CIRD30600 - Intangible assets: notes on accounting practice: disclosure requirements
The financial statements should describe the method used to value intangible assets.
The following information should be disclosed separately for positive goodwill, negative goodwill, and each class of intangible asset capitalised on the balance sheet:
- The cost or revalued amount at the beginning and end of the period.
- The cumulative amount of provisions for amortisation or impairment at the beginning and end of the period.
- A reconciliation of the movements, separately showing additions, disposals, revaluations, transfers, amortisation, impairment losses, reversal of past impairment losses and amounts of negative goodwill written back in the financial period.
- The net carrying amount at the balance sheet date.
In addition:
- The financial statements should disclose the profit or loss on each material disposal of a previously acquired business or business segment.

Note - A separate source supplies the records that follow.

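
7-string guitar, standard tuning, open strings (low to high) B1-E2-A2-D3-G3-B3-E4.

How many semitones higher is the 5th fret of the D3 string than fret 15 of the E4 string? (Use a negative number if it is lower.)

-24 semitones

D3 at fret 5 → G3 (MIDI 55); E4 at fret 15 → G5 (MIDI 79).
55 − 79 = -24, so the two pitches are 24 semitones apart.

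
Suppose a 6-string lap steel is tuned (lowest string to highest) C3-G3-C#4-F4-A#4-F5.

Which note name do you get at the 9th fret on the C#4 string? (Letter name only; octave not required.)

Each fret is one semitone, so C#4 + 9 = A#.
(Equivalently spelled Bb.)

A#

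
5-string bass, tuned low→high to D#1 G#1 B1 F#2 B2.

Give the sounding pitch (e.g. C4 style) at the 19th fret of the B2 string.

F#4

The open B2 string plus 19 semitones: B–C–C#–D–…–E–F–F#.
The walk passes from B into C 2 times, so the octave number goes from 2 to 4.
(Equivalently spelled Gb4.)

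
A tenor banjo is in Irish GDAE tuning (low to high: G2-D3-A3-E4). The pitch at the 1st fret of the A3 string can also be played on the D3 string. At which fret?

8

Fret 1 on A3 is MIDI 57 + 1 = 58 (A♯3). On the D3 string (open MIDI 50), that pitch is 58 − 50 = fret 8.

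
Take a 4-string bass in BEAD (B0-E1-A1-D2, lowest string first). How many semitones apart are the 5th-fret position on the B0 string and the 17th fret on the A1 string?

B0 at fret 5 → E1 (MIDI 28); A1 at fret 17 → D3 (MIDI 50).
28 − 50 = -22, so the two pitches are 22 semitones apart, with D3 the higher.

22 semitones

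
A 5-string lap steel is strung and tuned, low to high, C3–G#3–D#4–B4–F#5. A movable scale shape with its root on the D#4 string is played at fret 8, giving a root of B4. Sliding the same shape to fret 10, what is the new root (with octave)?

C#5

Moving from fret 8 to fret 10 shifts the root by 2 semitones.
B4 up 2 semitones is C#5.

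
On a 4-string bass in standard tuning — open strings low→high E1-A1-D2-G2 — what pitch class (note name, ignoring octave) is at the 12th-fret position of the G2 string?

G

Each fret is one semitone, so G2 + 12 = G.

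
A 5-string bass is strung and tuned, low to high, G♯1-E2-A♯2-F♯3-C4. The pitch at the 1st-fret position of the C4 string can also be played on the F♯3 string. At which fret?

C4 at fret 1 is C4 + 1 semitone = C♯4.
The open F♯3 string is 6 semitones below the open C4, so the same pitch on the F♯3 string lies at fret 1 + 6 = 7.

7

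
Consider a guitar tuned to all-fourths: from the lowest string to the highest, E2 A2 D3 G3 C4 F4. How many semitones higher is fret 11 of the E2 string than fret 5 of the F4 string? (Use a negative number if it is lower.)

-19 semitones

E2 at fret 11 → D#3 (MIDI 51); F4 at fret 5 → A#4 (MIDI 70).
51 − 70 = -19, so the two pitches are 19 semitones apart.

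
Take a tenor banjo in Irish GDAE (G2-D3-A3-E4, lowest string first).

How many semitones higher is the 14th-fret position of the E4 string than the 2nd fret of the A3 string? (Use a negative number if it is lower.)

19 semitones

E4 at fret 14 → F#5 (MIDI 78); A3 at fret 2 → B3 (MIDI 59).
78 − 59 = 19, so the two pitches are 19 semitones apart.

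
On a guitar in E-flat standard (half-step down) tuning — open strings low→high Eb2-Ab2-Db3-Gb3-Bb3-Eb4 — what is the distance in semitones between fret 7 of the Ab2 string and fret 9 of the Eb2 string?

Ab2 at fret 7 → Eb3 (MIDI 51); Eb2 at fret 9 → C3 (MIDI 48).
51 − 48 = 3, so the two pitches are 3 semitones apart, with Eb3 the higher.

3 semitones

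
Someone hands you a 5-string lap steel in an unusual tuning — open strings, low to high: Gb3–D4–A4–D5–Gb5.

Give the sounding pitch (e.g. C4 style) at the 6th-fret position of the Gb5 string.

C6

Each fret is one semitone, so Gb5 + 6 = C6.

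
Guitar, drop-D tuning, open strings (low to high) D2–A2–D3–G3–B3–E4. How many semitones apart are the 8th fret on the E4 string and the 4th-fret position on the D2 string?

30 semitones

E4 at fret 8 → C5 (MIDI 72); D2 at fret 4 → F♯2 (MIDI 42).
72 − 42 = 30, so the two pitches are 30 semitones apart, with C5 the higher.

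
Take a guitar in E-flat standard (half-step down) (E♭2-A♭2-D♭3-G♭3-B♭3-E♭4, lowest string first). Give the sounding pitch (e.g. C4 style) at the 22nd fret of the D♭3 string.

B4

D♭3 is MIDI 49. Adding 22 gives 71, which is B4.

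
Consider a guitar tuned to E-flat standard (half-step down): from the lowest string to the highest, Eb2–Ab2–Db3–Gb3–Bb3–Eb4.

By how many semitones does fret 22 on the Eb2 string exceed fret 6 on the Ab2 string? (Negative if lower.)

Eb2 at fret 22 → Db4 (MIDI 61); Ab2 at fret 6 → D3 (MIDI 50).
61 − 50 = 11, so the two pitches are 11 semitones apart.

11 semitones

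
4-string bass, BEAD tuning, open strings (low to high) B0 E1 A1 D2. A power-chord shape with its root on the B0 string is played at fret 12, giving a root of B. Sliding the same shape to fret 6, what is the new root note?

Moving from fret 12 to fret 6 shifts the root by -6 semitones.
B down 6 semitones is F.

F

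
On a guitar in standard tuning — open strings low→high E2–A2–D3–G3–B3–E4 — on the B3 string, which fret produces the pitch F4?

F4 is 6 semitones above the open B3 (B–C–C#–D–D#–E–F), so it sits at fret 6.

6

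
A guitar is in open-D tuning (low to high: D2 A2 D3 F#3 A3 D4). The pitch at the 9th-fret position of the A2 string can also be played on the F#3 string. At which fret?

0

Fret 9 on A2 is MIDI 45 + 9 = 54 (F#3). On the F#3 string (open MIDI 54), that pitch is 54 − 54 = fret 0.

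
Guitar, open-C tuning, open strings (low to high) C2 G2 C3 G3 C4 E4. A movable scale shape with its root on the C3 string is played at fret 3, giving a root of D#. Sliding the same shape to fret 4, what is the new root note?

Moving from fret 3 to fret 4 shifts the root by 1 semitone.
D# up 1 semitone is E.

E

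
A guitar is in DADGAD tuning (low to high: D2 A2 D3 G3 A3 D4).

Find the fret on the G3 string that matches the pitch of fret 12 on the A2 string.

2

Fret 12 on A2 is MIDI 45 + 12 = 57 (A3). On the G3 string (open MIDI 55), that pitch is 57 − 55 = fret 2.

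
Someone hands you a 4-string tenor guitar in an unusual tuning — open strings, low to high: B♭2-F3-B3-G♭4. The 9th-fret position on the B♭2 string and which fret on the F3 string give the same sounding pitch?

B♭2 at fret 9 is B♭2 + 9 semitones = G3.
The open F3 string is 7 semitones above the open B♭2, so the same pitch on the F3 string lies at fret 9 − 7 = 2.

2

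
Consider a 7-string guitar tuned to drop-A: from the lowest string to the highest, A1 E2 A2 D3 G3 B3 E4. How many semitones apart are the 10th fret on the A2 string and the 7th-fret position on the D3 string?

2 semitones

A2 at fret 10 → G3 (MIDI 55); D3 at fret 7 → A3 (MIDI 57).
55 − 57 = -2, so the two pitches are 2 semitones apart, with A3 the higher.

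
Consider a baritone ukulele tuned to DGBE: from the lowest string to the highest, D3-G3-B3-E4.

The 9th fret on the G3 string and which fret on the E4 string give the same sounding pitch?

Fret 9 on G3 is MIDI 55 + 9 = 64 (E4). On the E4 string (open MIDI 64), that pitch is 64 − 64 = fret 0.

0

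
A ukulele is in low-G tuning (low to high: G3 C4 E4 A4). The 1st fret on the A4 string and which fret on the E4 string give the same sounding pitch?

6

Fret 1 on A4 is MIDI 69 + 1 = 70 (A♯4). On the E4 string (open MIDI 64), that pitch is 70 − 64 = fret 6.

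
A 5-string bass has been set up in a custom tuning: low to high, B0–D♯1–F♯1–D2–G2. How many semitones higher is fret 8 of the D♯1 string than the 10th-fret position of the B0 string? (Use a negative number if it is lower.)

D♯1 at fret 8 → B1 (MIDI 35); B0 at fret 10 → A1 (MIDI 33).
35 − 33 = 2, so the two pitches are 2 semitones apart.

2 semitones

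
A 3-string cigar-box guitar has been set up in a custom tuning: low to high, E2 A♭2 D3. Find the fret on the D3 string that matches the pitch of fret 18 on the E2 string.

E2 at fret 18 is E2 + 18 semitones = B♭3.
The open D3 string is 10 semitones above the open E2, so the same pitch on the D3 string lies at fret 18 − 10 = 8.

8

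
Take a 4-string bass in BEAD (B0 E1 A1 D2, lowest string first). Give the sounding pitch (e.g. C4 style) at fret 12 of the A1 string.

A2

A1 is MIDI 33. Adding 12 gives 45, which is A2.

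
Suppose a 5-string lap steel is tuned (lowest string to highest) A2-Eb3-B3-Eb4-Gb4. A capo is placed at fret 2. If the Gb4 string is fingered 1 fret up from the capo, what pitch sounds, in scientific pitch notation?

The capo raises the open Gb4 by 2 semitones to Ab4; fretting 1 more gives Gb4 + 2 + 1 = Gb4 + 3 semitones = A4.

A4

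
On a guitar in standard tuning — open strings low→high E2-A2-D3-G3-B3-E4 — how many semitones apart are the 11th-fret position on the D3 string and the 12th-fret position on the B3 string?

D3 at fret 11 → C♯4 (MIDI 61); B3 at fret 12 → B4 (MIDI 71).
61 − 71 = -10, so the two pitches are 10 semitones apart, with B4 the higher.

10 semitones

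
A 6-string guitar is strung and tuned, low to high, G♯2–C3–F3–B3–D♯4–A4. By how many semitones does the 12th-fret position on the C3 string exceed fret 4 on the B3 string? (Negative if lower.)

C3 at fret 12 → C4 (MIDI 60); B3 at fret 4 → D♯4 (MIDI 63).
60 − 63 = -3, so the two pitches are 3 semitones apart.

-3 semitones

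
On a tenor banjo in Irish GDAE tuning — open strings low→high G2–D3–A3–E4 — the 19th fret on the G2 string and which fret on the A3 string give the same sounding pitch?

Fret 19 on G2 is MIDI 43 + 19 = 62 (D4). On the A3 string (open MIDI 57), that pitch is 62 − 57 = fret 5.

5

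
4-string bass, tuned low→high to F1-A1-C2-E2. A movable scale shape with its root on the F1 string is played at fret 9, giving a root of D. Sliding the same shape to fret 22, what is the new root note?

Moving from fret 9 to fret 22 shifts the root by 13 semitones.
D up 13 semitones is Eb.

Eb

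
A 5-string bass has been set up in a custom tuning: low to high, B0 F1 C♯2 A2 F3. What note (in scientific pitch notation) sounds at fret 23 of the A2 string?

G♯4

The open A2 string plus 23 semitones: A–A#–B–C–…–F#–G–G#.
The walk passes from B into C 2 times, so the octave number goes from 2 to 4.
(Equivalently spelled A♭4.)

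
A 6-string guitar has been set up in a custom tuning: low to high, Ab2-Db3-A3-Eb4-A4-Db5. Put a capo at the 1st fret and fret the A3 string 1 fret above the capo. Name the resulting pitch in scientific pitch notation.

B3

The capo raises the open A3 by 1 semitone to Bb3; fretting 1 more gives A3 + 1 + 1 = A3 + 2 semitones = B3.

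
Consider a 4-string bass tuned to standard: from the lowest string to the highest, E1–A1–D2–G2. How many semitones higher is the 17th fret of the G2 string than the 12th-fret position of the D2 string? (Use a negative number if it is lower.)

G2 at fret 17 → C4 (MIDI 60); D2 at fret 12 → D3 (MIDI 50).
60 − 50 = 10, so the two pitches are 10 semitones apart.

10 semitones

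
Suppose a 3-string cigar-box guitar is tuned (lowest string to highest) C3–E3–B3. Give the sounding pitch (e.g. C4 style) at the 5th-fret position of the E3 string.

E3 is MIDI 52. Adding 5 gives 57, which is A3.

A3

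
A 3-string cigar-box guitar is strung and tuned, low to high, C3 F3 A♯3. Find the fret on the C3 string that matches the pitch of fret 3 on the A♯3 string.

13

A♯3 at fret 3 is A♯3 + 3 semitones = C♯4.
The open C3 string is 10 semitones below the open A♯3, so the same pitch on the C3 string lies at fret 3 + 10 = 13.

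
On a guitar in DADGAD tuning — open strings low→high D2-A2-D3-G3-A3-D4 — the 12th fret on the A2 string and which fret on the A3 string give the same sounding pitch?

0

A2 at fret 12 is A2 + 12 semitones = A3.
The open A3 string is 12 semitones above the open A2, so the same pitch on the A3 string lies at fret 12 − 12 = 0.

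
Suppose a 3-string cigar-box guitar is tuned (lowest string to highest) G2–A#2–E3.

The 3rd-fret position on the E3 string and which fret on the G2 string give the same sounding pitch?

Fret 3 on E3 is MIDI 52 + 3 = 55 (G3). On the G2 string (open MIDI 43), that pitch is 55 − 43 = fret 12.

12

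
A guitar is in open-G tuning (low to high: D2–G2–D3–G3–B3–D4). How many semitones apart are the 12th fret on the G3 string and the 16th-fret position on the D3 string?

1 semitone

G3 at fret 12 → G4 (MIDI 67); D3 at fret 16 → F#4 (MIDI 66).
67 − 66 = 1, so the two pitches are 1 semitone apart, with G4 the higher.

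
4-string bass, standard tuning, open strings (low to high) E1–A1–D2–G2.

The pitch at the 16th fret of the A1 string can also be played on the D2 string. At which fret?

Fret 16 on A1 is MIDI 33 + 16 = 49 (C#3). On the D2 string (open MIDI 38), that pitch is 49 − 38 = fret 11.

11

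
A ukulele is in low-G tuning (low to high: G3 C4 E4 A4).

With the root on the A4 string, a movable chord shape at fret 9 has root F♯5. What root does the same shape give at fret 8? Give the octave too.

Moving from fret 9 to fret 8 shifts the root by -1 semitone.
F♯5 down 1 semitone is F5.

F5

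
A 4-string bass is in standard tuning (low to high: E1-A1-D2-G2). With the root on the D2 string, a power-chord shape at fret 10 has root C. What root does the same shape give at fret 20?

Moving from fret 10 to fret 20 shifts the root by 10 semitones.
C up 10 semitones is A♯.

A♯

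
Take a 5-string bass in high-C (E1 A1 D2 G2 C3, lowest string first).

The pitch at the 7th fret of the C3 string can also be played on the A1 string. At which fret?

22

C3 at fret 7 is C3 + 7 semitones = G3.
The open A1 string is 15 semitones below the open C3, so the same pitch on the A1 string lies at fret 7 + 15 = 22.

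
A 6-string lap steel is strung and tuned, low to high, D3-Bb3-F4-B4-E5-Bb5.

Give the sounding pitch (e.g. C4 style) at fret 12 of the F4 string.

The open F4 string plus 12 semitones: F–Gb–G–Ab–…–Eb–E–F.
The walk passes from B into C once, so the octave number goes from 4 to 5.

F5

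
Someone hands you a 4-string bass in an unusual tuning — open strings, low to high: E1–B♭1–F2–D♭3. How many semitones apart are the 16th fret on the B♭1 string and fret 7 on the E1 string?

B♭1 at fret 16 → D3 (MIDI 50); E1 at fret 7 → B1 (MIDI 35).
50 − 35 = 15, so the two pitches are 15 semitones apart, with D3 the higher.

15 semitones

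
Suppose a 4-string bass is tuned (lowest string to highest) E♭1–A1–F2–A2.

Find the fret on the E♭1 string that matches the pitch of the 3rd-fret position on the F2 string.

Fret 3 on F2 is MIDI 41 + 3 = 44 (A♭2). On the E♭1 string (open MIDI 27), that pitch is 44 − 27 = fret 17.

17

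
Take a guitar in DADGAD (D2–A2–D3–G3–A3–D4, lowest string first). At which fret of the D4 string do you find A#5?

A#5 is 20 semitones above the open D4 (D–D#–E–F–…–G#–A–A#), so it sits at fret 20.

20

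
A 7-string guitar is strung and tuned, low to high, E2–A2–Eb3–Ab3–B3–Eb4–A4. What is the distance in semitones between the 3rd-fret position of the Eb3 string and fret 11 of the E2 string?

Eb3 at fret 3 → Gb3 (MIDI 54); E2 at fret 11 → Eb3 (MIDI 51).
54 − 51 = 3, so the two pitches are 3 semitones apart, with Gb3 the higher.

3 semitones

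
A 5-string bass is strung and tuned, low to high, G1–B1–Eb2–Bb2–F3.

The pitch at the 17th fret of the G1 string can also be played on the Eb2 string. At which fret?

9

G1 at fret 17 is G1 + 17 semitones = C3.
The open Eb2 string is 8 semitones above the open G1, so the same pitch on the Eb2 string lies at fret 17 − 8 = 9.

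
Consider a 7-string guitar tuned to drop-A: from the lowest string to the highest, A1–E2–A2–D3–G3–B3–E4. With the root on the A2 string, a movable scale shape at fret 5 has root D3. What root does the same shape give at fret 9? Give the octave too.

Moving from fret 5 to fret 9 shifts the root by 4 semitones.
D3 up 4 semitones is F#3.

F#3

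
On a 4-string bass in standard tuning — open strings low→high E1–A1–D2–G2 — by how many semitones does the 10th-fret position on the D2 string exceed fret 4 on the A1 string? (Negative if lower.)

D2 at fret 10 → C3 (MIDI 48); A1 at fret 4 → C♯2 (MIDI 37).
48 − 37 = 11, so the two pitches are 11 semitones apart.

11 semitones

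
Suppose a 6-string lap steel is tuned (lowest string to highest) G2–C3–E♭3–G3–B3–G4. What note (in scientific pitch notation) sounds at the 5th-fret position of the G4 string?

C5

Each fret is one semitone, so G4 + 5 = C5.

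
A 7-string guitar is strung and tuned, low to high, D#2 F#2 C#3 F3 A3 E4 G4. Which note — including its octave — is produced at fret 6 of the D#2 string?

A2

The open D#2 string plus 6 semitones: D#–E–F–F#–G–G#–A.
No B→C boundary is crossed, so the octave stays at 2.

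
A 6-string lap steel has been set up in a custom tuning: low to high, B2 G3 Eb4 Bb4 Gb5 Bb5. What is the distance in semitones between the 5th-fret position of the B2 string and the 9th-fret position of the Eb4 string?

20 semitones

B2 at fret 5 → E3 (MIDI 52); Eb4 at fret 9 → C5 (MIDI 72).
52 − 72 = -20, so the two pitches are 20 semitones apart, with C5 the higher.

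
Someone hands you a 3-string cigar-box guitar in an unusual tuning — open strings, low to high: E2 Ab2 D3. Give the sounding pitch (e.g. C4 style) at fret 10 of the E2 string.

Each fret is one semitone, so E2 + 10 = D3.

D3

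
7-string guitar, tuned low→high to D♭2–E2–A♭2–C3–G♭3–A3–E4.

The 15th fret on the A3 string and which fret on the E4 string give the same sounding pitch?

8

A3 at fret 15 is A3 + 15 semitones = C5.
The open E4 string is 7 semitones above the open A3, so the same pitch on the E4 string lies at fret 15 − 7 = 8.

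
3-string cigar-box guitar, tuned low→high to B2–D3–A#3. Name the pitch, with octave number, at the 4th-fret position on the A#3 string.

D4

Each fret is one semitone, so A#3 + 4 = D4.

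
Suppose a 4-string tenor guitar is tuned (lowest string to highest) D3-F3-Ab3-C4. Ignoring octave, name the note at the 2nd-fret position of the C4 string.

D

Each fret is one semitone, so C4 + 2 = D.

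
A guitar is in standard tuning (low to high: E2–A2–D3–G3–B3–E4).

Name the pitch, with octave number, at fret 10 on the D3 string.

C4

Each fret is one semitone, so D3 + 10 = C4.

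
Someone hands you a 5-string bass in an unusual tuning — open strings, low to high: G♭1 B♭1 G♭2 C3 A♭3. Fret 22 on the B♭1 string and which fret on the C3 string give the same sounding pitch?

Fret 22 on B♭1 is MIDI 34 + 22 = 56 (A♭3). On the C3 string (open MIDI 48), that pitch is 56 − 48 = fret 8.

8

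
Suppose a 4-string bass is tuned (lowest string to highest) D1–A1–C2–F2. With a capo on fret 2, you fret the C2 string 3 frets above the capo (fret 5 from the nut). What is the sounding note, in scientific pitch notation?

The capo raises the open C2 by 2 semitones to D2; fretting 3 more gives C2 + 2 + 3 = C2 + 5 semitones = F2.

F2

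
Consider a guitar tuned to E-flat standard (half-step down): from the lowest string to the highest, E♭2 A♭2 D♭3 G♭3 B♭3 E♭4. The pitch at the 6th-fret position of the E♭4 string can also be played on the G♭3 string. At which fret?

15

E♭4 at fret 6 is E♭4 + 6 semitones = A4.
The open G♭3 string is 9 semitones below the open E♭4, so the same pitch on the G♭3 string lies at fret 6 + 9 = 15.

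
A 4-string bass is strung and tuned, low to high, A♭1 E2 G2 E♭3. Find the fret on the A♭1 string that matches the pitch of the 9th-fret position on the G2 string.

G2 at fret 9 is G2 + 9 semitones = E3.
The open A♭1 string is 11 semitones below the open G2, so the same pitch on the A♭1 string lies at fret 9 + 11 = 20.

20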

- The financial statements should disclose the methods and periods of amortisation of goodwill and intangible assets and the reasons for choosing those periods.
- Where an amortisation period, or method, is changed following a review of remaining useful life on intangible assets or goodwill, the reason and the effect if material should be disclosed in the year of change.
- If goodwill or intangibles are subject to a longer than 20-year amortisation period, the reasons should be given. If the goodwill is not amortised at all, the financial statements should draw attention to this departure from the Companies Act requirement for goodwill to be amortised systematically over a finite period.